‘Queen of Diamonds’ departs Stornoway

Eira Thomas, the renowned diamond geologist whose spectacular success in the diamond exploration game earned her the moniker ‘Queen of Diamonds’, has resigned from the company she helped found, Stornoway Diamonds.

In a news release yesterday, Stornoway published a statement from Thomas, who served as CEO until 2008:

“Having completed the acquisition of a 100 percent interest in the Renard Diamond Project and having recently strengthened the board with the addition of three new excellent board members, I believe the company is now in the strongest position it has been in for years. Accordingly, I think this is an appropriate time for me to pass the torch as Chairman of the Company. I wish the Company great success and I look forward to seeing the successful development of Renard, both for the Company and its shareholders and also for the people of Québec.”
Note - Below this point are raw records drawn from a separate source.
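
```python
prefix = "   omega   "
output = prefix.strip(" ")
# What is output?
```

Trace (tracking output):
prefix = '   omega   '  # -> prefix = '   omega   '
output = prefix.strip(' ')  # -> output = 'omega'

Answer: 'omega'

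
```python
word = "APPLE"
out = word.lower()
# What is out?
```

Answer: 'apple'

Derivation:
Trace (tracking out):
word = 'APPLE'  # -> word = 'APPLE'
out = word.lower()  # -> out = 'apple'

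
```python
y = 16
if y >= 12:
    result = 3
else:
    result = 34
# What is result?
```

Answer: 3

Derivation:
Trace (tracking result):
y = 16  # -> y = 16
if y >= 12:  # condition is True
    result = 3  # -> result = 3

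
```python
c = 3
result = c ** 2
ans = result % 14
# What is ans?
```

Answer: 9

Derivation:
Trace (tracking ans):
c = 3  # -> c = 3
result = c ** 2  # -> result = 9
ans = result % 14  # -> ans = 9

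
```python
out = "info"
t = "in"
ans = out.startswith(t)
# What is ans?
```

Trace (tracking ans):
out = 'info'  # -> out = 'info'
t = 'in'  # -> t = 'in'
ans = out.startswith(t)  # -> ans = True

Answer: True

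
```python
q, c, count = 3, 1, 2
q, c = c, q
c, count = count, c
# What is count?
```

Trace (tracking count):
q, c, count = (3, 1, 2)  # -> q = 3, c = 1, count = 2
q, c = (c, q)  # -> q = 1, c = 3
c, count = (count, c)  # -> c = 2, count = 3

Answer: 3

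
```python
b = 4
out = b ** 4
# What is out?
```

Answer: 256

Derivation:
Trace (tracking out):
b = 4  # -> b = 4
out = b ** 4  # -> out = 256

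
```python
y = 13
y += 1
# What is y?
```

Trace (tracking y):
y = 13  # -> y = 13
y += 1  # -> y = 14

Answer: 14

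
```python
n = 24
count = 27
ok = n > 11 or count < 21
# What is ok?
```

Trace (tracking ok):
n = 24  # -> n = 24
count = 27  # -> count = 27
ok = n > 11 or count < 21  # -> ok = True

Answer: True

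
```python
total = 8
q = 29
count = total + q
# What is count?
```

Answer: 37

Derivation:
Trace (tracking count):
total = 8  # -> total = 8
q = 29  # -> q = 29
count = total + q  # -> count = 37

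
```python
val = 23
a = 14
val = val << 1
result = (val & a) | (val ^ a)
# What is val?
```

Trace (tracking val):
val = 23  # -> val = 23
a = 14  # -> a = 14
val = val << 1  # -> val = 46
result = val & a | val ^ a  # -> result = 46

Answer: 46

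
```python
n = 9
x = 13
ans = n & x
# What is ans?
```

Trace (tracking ans):
n = 9  # -> n = 9
x = 13  # -> x = 13
ans = n & x  # -> ans = 9

Answer: 9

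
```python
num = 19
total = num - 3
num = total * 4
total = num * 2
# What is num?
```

Trace (tracking num):
num = 19  # -> num = 19
total = num - 3  # -> total = 16
num = total * 4  # -> num = 64
total = num * 2  # -> total = 128

Answer: 64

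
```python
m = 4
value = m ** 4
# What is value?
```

Trace (tracking value):
m = 4  # -> m = 4
value = m ** 4  # -> value = 256

Answer: 256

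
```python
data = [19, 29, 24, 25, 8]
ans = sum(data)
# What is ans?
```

Trace (tracking ans):
data = [19, 29, 24, 25, 8]  # -> data = [19, 29, 24, 25, 8]
ans = sum(data)  # -> ans = 105

Answer: 105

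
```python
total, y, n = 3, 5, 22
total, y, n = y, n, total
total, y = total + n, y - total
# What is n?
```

Trace (tracking n):
total, y, n = (3, 5, 22)  # -> total = 3, y = 5, n = 22
total, y, n = (y, n, total)  # -> total = 5, y = 22, n = 3
total, y = (total + n, y - total)  # -> total = 8, y = 17

Answer: 3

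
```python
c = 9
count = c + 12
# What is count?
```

Trace (tracking count):
c = 9  # -> c = 9
count = c + 12  # -> count = 21

Answer: 21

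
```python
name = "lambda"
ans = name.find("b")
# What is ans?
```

Trace (tracking ans):
name = 'lambda'  # -> name = 'lambda'
ans = name.find('b')  # -> ans = 3

Answer: 3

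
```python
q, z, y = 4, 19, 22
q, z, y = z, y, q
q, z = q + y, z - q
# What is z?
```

Trace (tracking z):
q, z, y = (4, 19, 22)  # -> q = 4, z = 19, y = 22
q, z, y = (z, y, q)  # -> q = 19, z = 22, y = 4
q, z = (q + y, z - q)  # -> q = 23, z = 3

Answer: 3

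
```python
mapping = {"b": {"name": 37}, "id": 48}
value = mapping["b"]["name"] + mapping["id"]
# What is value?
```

Answer: 85

Derivation:
Trace (tracking value):
mapping = {'b': {'name': 37}, 'id': 48}  # -> mapping = {'b': {'name': 37}, 'id': 48}
value = mapping['b']['name'] + mapping['id']  # -> value = 85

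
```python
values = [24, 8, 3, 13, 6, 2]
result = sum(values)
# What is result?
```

Answer: 56

Derivation:
Trace (tracking result):
values = [24, 8, 3, 13, 6, 2]  # -> values = [24, 8, 3, 13, 6, 2]
result = sum(values)  # -> result = 56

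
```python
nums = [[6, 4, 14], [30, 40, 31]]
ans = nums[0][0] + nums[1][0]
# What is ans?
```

Trace (tracking ans):
nums = [[6, 4, 14], [30, 40, 31]]  # -> nums = [[6, 4, 14], [30, 40, 31]]
ans = nums[0][0] + nums[1][0]  # -> ans = 36

Answer: 36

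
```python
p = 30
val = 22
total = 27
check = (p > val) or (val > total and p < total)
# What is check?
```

Answer: True

Derivation:
Trace (tracking check):
p = 30  # -> p = 30
val = 22  # -> val = 22
total = 27  # -> total = 27
check = p > val or (val > total and p < total)  # -> check = True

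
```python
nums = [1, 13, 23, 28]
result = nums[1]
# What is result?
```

Trace (tracking result):
nums = [1, 13, 23, 28]  # -> nums = [1, 13, 23, 28]
result = nums[1]  # -> result = 13

Answer: 13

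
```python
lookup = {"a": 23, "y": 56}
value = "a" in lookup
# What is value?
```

Answer: True

Derivation:
Trace (tracking value):
lookup = {'a': 23, 'y': 56}  # -> lookup = {'a': 23, 'y': 56}
value = 'a' in lookup  # -> value = True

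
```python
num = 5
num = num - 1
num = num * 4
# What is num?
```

Answer: 16

Derivation:
Trace (tracking num):
num = 5  # -> num = 5
num = num - 1  # -> num = 4
num = num * 4  # -> num = 16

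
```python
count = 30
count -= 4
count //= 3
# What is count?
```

Answer: 8

Derivation:
Trace (tracking count):
count = 30  # -> count = 30
count -= 4  # -> count = 26
count //= 3  # -> count = 8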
Thomas vaulted into diamond mining lore in the heady days of the early 90s when, as a newly minted geologist, she made a discovery in the High Arctic that would change her life and the direction of the diamond mining industry in Canada. Working alongside her father, colourful Welsh mining engineer Grenville Thomas, the younger Thomas discovered a mammoth kimberlite pipe underneath the waters of Lac de Gras. The site of the core sample was to become the Diavik mine, a multi-billion-dollar diamond deposit.
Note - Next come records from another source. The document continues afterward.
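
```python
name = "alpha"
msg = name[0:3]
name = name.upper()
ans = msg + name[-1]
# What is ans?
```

Trace (tracking ans):
name = 'alpha'  # -> name = 'alpha'
msg = name[0:3]  # -> msg = 'alp'
name = name.upper()  # -> name = 'ALPHA'
ans = msg + name[-1]  # -> ans = 'alpA'

Answer: 'alpA'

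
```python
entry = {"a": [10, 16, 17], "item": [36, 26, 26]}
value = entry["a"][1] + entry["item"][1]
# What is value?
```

Answer: 42

Derivation:
Trace (tracking value):
entry = {'a': [10, 16, 17], 'item': [36, 26, 26]}  # -> entry = {'a': [10, 16, 17], 'item': [36, 26, 26]}
value = entry['a'][1] + entry['item'][1]  # -> value = 42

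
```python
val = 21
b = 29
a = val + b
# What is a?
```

Answer: 50

Derivation:
Trace (tracking a):
val = 21  # -> val = 21
b = 29  # -> b = 29
a = val + b  # -> a = 50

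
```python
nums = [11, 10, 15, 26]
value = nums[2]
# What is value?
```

Trace (tracking value):
nums = [11, 10, 15, 26]  # -> nums = [11, 10, 15, 26]
value = nums[2]  # -> value = 15

Answer: 15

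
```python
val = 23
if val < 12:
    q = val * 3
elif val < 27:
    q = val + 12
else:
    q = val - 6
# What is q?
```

Trace (tracking q):
val = 23  # -> val = 23
if val < 12:  # condition is False
elif val < 27:  # condition is True
    q = val + 12  # -> q = 35

Answer: 35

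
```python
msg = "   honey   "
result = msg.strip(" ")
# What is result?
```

Trace (tracking result):
msg = '   honey   '  # -> msg = '   honey   '
result = msg.strip(' ')  # -> result = 'honey'

Answer: 'honey'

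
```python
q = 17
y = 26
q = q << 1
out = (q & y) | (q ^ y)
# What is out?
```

Trace (tracking out):
q = 17  # -> q = 17
y = 26  # -> y = 26
q = q << 1  # -> q = 34
out = q & y | q ^ y  # -> out = 58

Answer: 58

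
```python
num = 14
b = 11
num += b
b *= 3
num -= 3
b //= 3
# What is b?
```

Trace (tracking b):
num = 14  # -> num = 14
b = 11  # -> b = 11
num += b  # -> num = 25
b *= 3  # -> b = 33
num -= 3  # -> num = 22
b //= 3  # -> b = 11

Answer: 11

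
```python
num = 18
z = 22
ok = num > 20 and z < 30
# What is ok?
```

Answer: False

Derivation:
Trace (tracking ok):
num = 18  # -> num = 18
z = 22  # -> z = 22
ok = num > 20 and z < 30  # -> ok = False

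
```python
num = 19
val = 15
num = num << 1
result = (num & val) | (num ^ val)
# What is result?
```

Answer: 47

Derivation:
Trace (tracking result):
num = 19  # -> num = 19
val = 15  # -> val = 15
num = num << 1  # -> num = 38
result = num & val | num ^ val  # -> result = 47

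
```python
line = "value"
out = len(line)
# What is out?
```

Trace (tracking out):
line = 'value'  # -> line = 'value'
out = len(line)  # -> out = 5

Answer: 5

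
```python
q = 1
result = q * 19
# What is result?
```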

Profiling Thomas in 2007, Portfolio.com tells the story that has become the stuff of diamond mining legend:

In May of that year, Thomas and consulting geologist Robin Hopkins, acting on a hunch, decided to drill underwater, off an island in Lac de Gras. The drill crew wasn’t happy about it, but Eira insisted. When Thomas and Hopkins inspected the core sample, what they found took their breath away: a two-carat diamond embedded inside. Thomas slept with the core sample under her pillow and flew to Vancouver the next day. After she presented the sample to her father, all he could muster was a single word: “No!” Her response was just as concise: “Yes!”

Eira Thomas, leading the Aber field team, had discovered what was then the highest-grade diamond mine in the world, estimated to contain more than 100 million carats, worth roughly $9 billion. The stones are of such high quality that, in 1999, Tiffany & Co. cut a deal with Aber to provide the high-end retailer with some $50 million in diamonds annually through 2013. Thomas’ find was so lucrative that Aber recently spent about $242 million to purchase the world-renowned jewelry house Harry Winston.

Watch the video on MINING.com

Stornoway said Tony Walsh will replace Thomas as CEO effective immediately. Walsh is President and CEO of Sabina Gold & Silver and has served as a Stornoway Director since 2003.